Lena Davydova Caught Three Pike...


Pionerskaya Pravda. November 10, 1981. The head judge approached the console, pressed the keys, and the numbers 9.85 flashed onto the scoreboard - Nadia Comaneci's score for her performance on the balance beam. This meant that nineteen-year-old Elena Davydova - a student at the Lesgaft Institute of Physical Culture in Leningrad - had earned a higher total score and become the all-around champion of the 1980 Games! Her teammates from the Soviet national squad embraced Lena, while she simultaneously laughed and wept.

Lena had dreamed of this victory for twelve years - ever since the day, as a seven-year-old girl, she first crossed the threshold of the famous gymnastics school in her hometown of Voronezh. At the time, the talented coach Yuri Shtukman worked there, and the Olympic champion Lyubov Burda was regarded as the universal favorite - the very epitome of a gymnast. Fragile, toned, and slender, she seemed to Lena to possess an unattainable beauty. Lena herself, however, was as round as a doughnut back then. It came as no surprise that she was not accepted into the school. They told her: "She has no potential..." Another girl in her place might have taken offense and walked away, but Lena stayed. She would secretly watch what the coaches were teaching the more gifted girls, and then, out in the school courtyard, she would practice the exercises she had observed.

"I told all the girls in the courtyard that I was going to sign up for gymnastics, and I probably would have died of shame if I'd had to admit that they hadn't accepted me."

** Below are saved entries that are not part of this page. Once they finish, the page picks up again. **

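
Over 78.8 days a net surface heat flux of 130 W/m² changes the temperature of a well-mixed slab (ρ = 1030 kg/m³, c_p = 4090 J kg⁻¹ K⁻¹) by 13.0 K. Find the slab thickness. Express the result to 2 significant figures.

16 m

Heat input Q = F Δt = 130 × 6.81×10^6 s = 8.85×10^8 J/m².
Required areal heat capacity C = Q / ΔT = 6.81×10^7 J/(m²·K).
Depth D = C / (ρ c_p) = 6.81×10^7 / (1030 × 4090) = 16.2 m.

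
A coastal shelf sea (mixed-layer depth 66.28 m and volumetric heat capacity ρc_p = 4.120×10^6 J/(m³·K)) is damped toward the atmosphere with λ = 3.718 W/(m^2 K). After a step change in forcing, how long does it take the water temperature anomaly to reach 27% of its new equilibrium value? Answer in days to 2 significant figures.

270 days

Areal heat capacity C = ρc_p × D = 4.120×10^6 × 66.28 = 2.73×10^8 J m⁻² K⁻¹.
τ = C / λ = 2.73×10^8 / 3.718 = 7.34×10^7 s.
Fraction reached: 1 − e^(−t/τ) = 0.27 ⇒ t = −τ ln(1 − 0.27) = τ × 0.315.
t = 2.31×10^7 s = 268 days.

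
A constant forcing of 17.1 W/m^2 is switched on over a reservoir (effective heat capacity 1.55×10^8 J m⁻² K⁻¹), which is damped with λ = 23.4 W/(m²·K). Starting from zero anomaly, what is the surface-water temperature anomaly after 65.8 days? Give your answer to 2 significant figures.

0.42 K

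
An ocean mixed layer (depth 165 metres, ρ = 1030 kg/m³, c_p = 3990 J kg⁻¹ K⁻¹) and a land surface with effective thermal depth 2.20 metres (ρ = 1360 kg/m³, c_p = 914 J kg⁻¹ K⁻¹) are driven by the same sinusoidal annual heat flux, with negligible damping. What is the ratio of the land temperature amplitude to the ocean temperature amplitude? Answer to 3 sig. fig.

248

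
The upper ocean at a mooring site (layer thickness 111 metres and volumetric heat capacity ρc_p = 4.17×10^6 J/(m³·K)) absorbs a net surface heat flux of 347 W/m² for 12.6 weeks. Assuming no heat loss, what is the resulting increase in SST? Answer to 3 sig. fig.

5.71 K

Areal heat capacity C = ρc_p × D = 4.17×10^6 × 111 = 4.63×10^8 J/(m^2 K).
Net heat input Q = F Δt = 347 × (12.6 weeks × 6.048×10^5 s/week) = 2.64×10^9 J/m².
ΔT = Q / C = 2.64×10^9 / 4.63×10^8 = 5.71 K.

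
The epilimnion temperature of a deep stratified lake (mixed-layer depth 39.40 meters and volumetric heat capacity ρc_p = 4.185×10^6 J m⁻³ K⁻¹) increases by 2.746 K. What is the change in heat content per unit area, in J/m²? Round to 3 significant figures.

Areal heat capacity C = ρc_p × D = 4.185×10^6 × 39.40 = 1.65×10^8 J/(m²·K).
ΔQ = C ΔT = 1.65×10^8 × 2.746 = 4.53×10^8 J/m².

4.53×10^8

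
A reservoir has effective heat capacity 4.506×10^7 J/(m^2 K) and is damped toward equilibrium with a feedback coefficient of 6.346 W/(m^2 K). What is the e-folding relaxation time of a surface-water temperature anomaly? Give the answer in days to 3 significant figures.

Areal heat capacity C = 4.506×10^7 J/(m^2 K) (given).
Relaxation time τ = C / λ = 4.51×10^7 / 6.346 = 7.10×10^6 s.
In days: 7.10×10^6 s / (86400 s/day) = 82.2 days.

82.2 days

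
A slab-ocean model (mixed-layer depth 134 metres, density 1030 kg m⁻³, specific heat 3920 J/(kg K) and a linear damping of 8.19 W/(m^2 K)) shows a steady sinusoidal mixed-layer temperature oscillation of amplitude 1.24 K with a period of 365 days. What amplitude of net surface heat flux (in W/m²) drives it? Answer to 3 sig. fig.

134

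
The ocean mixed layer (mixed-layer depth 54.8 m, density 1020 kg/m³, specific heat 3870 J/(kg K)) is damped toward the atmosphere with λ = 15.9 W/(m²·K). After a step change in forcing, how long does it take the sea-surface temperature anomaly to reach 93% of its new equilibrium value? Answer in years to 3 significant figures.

Areal heat capacity C = ρ c_p D = 1020 × 3870 × 54.8 = 2.16×10^8 J m⁻² K⁻¹.
τ = C / λ = 2.16×10^8 / 15.9 = 1.36×10^7 s.
Fraction reached: 1 − e^(−t/τ) = 0.93 ⇒ t = −τ ln(1 − 0.93) = τ × 2.66.
t = 3.62×10^7 s = 1.15 years.

1.15 years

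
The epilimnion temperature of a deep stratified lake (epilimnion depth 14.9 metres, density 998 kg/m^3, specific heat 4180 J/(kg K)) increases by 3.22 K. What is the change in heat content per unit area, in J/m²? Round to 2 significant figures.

Areal heat capacity C = ρ c_p D = 998 × 4180 × 14.9 = 6.22×10^7 J m⁻² K⁻¹.
ΔQ = C ΔT = 6.22×10^7 × 3.22 = 2.00×10^8 J/m².

2.0×10^8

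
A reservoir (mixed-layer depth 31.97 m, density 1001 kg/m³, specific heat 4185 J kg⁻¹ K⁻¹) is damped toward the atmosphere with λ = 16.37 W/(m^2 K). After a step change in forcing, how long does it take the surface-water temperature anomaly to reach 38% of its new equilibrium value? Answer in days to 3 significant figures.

45.3 days

Areal heat capacity C = ρ c_p D = 1001 × 4185 × 31.97 = 1.34×10^8 J/(m²·K).
τ = C / λ = 1.34×10^8 / 16.37 = 8.18×10^6 s.
Fraction reached: 1 − e^(−t/τ) = 0.38 ⇒ t = −τ ln(1 − 0.38) = τ × 0.478.
t = 3.91×10^6 s = 45.3 days.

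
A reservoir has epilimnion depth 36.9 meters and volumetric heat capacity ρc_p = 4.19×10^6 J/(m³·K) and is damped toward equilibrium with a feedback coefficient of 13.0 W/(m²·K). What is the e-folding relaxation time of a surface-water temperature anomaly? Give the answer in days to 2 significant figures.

140 days

Areal heat capacity C = ρc_p × D = 4.19×10^6 × 36.9 = 1.55×10^8 J m⁻² K⁻¹.
Relaxation time τ = C / λ = 1.55×10^8 / 13.0 = 1.19×10^7 s.
In days: 1.19×10^7 s / (86400 s/day) = 138 days.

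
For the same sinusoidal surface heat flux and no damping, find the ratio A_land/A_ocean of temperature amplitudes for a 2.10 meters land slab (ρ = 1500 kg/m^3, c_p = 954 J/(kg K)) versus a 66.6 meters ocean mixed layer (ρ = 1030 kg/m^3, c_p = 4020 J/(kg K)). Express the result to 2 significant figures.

C_ocean = 1030 × 4020 × 66.6 = 2.76×10^8 J/(m²·K).
C_land = 1500 × 954 × 2.10 = 3.01×10^6 J/(m²·K).
Undamped amplitude ∝ 1/C, so A_land/A_ocean = C_ocean/C_land = 91.8.

92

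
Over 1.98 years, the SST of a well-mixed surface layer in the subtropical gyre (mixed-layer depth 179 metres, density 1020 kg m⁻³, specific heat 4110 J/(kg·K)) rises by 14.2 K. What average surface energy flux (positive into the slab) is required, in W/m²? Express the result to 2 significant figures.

Areal heat capacity C = ρ c_p D = 1020 × 4110 × 179 = 7.50×10^8 J m⁻² K⁻¹.
Required heat per unit area: Q = C ΔT = 7.50×10^8 × 14.2 = 1.07×10^10 J/m².
Flux F = Q / Δt = 1.07×10^10 / 6.25×10^7 s = 171 W/m².

170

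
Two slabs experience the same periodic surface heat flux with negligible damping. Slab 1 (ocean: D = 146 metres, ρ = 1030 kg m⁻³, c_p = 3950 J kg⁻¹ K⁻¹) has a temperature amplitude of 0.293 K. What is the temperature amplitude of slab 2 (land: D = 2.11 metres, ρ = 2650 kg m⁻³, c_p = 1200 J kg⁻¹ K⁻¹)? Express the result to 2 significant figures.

26 K

C_ocean = 5.94×10^8 J/(m²·K); C_land = 6.71×10^6 J/(m²·K).
A ∝ 1/C ⇒ A_land = A_ocean × C_ocean/C_land = 0.293 × 88.5 = 25.9 K.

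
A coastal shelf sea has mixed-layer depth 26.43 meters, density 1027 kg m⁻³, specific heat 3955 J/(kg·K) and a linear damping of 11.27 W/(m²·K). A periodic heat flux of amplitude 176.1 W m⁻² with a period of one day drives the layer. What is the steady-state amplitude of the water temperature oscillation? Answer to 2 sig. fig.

0.023 K

Areal heat capacity C = ρ c_p D = 1027 × 3955 × 26.43 = 1.07×10^8 J m⁻² K⁻¹.
Angular frequency ω = 2π / T = 2π / 86400 s = 7.27×10^-5 s⁻¹.
√((Cω)² + λ²) = √((7810)² + 11.27²) = 7810 W/(m²·K).
Amplitude A = F₀ / √((Cω)²+λ²) = 176.1 / 7810 = 0.0226 K.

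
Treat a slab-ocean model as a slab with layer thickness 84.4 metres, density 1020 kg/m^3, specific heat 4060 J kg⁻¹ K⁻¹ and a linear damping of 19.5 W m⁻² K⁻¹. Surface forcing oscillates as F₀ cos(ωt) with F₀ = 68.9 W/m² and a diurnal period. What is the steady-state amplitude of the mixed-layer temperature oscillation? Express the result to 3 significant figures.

Areal heat capacity C = ρ c_p D = 1020 × 4060 × 84.4 = 3.50×10^8 J/(m²·K).
Angular frequency ω = 2π / T = 2π / 86400 s = 7.27×10^-5 s⁻¹.
√((Cω)² + λ²) = √((25400)² + 19.5²) = 25400 W/(m²·K).
Amplitude A = F₀ / √((Cω)²+λ²) = 68.9 / 25400 = 0.00271 K.

0.00271 K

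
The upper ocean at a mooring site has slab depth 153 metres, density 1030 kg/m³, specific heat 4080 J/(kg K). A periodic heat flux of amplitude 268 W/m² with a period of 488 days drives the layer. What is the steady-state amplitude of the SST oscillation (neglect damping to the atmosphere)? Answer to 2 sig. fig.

Areal heat capacity C = ρ c_p D = 1030 × 4080 × 153 = 6.43×10^8 J/(m^2 K).
Angular frequency ω = 2π / T = 2π / 4.22×10^7 s = 1.49×10^-7 s⁻¹.
Cω = 6.43×10^8 × 1.49×10^-7 = 95.8 W/(m²·K).
Amplitude A = F₀ / (Cω) = 268 / 95.8 = 2.80 K.

2.8 K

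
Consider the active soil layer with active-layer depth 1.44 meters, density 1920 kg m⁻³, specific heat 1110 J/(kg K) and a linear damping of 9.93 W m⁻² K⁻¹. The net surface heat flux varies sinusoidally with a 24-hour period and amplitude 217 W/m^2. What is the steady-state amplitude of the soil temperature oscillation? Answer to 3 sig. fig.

0.971 K

Areal heat capacity C = ρ c_p D = 1920 × 1110 × 1.44 = 3.07×10^6 J/(m^2 K).
Angular frequency ω = 2π / T = 2π / 86400 s = 7.27×10^-5 s⁻¹.
√((Cω)² + λ²) = √((223)² + 9.93²) = 223 W/(m²·K).
Amplitude A = F₀ / √((Cω)²+λ²) = 217 / 223 = 0.971 K.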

This small episode revealed one of the defining traits of Lena's character: if she ever boasted about something or made a promise - even if only by accident or out of carelessness - she would move heaven and earth to ensure she fulfilled her intention. When, on the eve of the 1980 Olympics, the national team coaches asked Davydova point-black whether she would let the team down, Lena replied firlmy: "I won't!"

It's hard to say how young Davydova's solitary quest to break into gymnastics would have ended had a young coach, Gennady Korshunov, not one day spotted her performing her peculiar training drills in a courtyard. Struck by the girl's tenacity, he persuaded Yuri Shtukman to admit Lena to the sports school. At first, they struggled to make any headway. Yet Lena would never have forgiten herself for letting down the coach who had vouched for her; consequently, she worked with such fervor and determination that Korshunov sometimes had to physically force her out of the gym. Her diligence was duly rewarded: in 1976, Davydova won a major silver medal at the USSR Championships, and gymnastics experts began to take notice.

Then followed years of setbacks. Davydova was surpassed not only by her peers but also by younger gymnasts. While they were winning medals at major international competitions, Elena and her coach were agonizingly searching for the reasons behind her constant failures. Finally, they realized the root of the problem: the coach had been shielding his protege far too closely. They had grown accustomed to competing with one eye on other, more renowned gymnasts - a habit that often caused them to 'burn out' before the competition had even begun. They made a decision: Lena had to fight her own battles, ignore her rivals, and stay true to her own style of gymnastics. On that Olympic evening at Luzhniki, Korshunov deliberately took a seat high up in the stands so that Elena would not look to him for support, but would instead find the inner strength to prepare for the fight entirely on her own.

"It seems to me that the first step toward independence is iron self-discipline," says Davydova.

Lena is going through a very difficult time right now. The training sessions are grueling - the athletes have already begun preparing for the 1984 Olympics. Yet it never once crossed her mind to ask her coach or instructors for any special concessions, or to decline her Komsomol assignments. "One must not shy away from difficulties, for it is precisely they that forge one's character and make life rich and intersting. Where things are easy, there is no interest..." said Lena.

Do not imagine that Elena Davydova is a withdrawn, 'iron-willed' person - someone unapproachable. She knows how to have a very good time. In her spare moments, Lena hops on her favorite motorcycle and, with enviable dash, races along the country roads outside Leningrad. The champion believes that such cross-country rides foster courage and daring. She also happens to love fishing. Immediately after the Olympics, Lena traveled to a village near Voronezh to visit her grandmother, Feniya. She headed out to the local reservoir and, in a single day, caught three pike!

I. SERGEYEV

This page was created on May 18, 2026.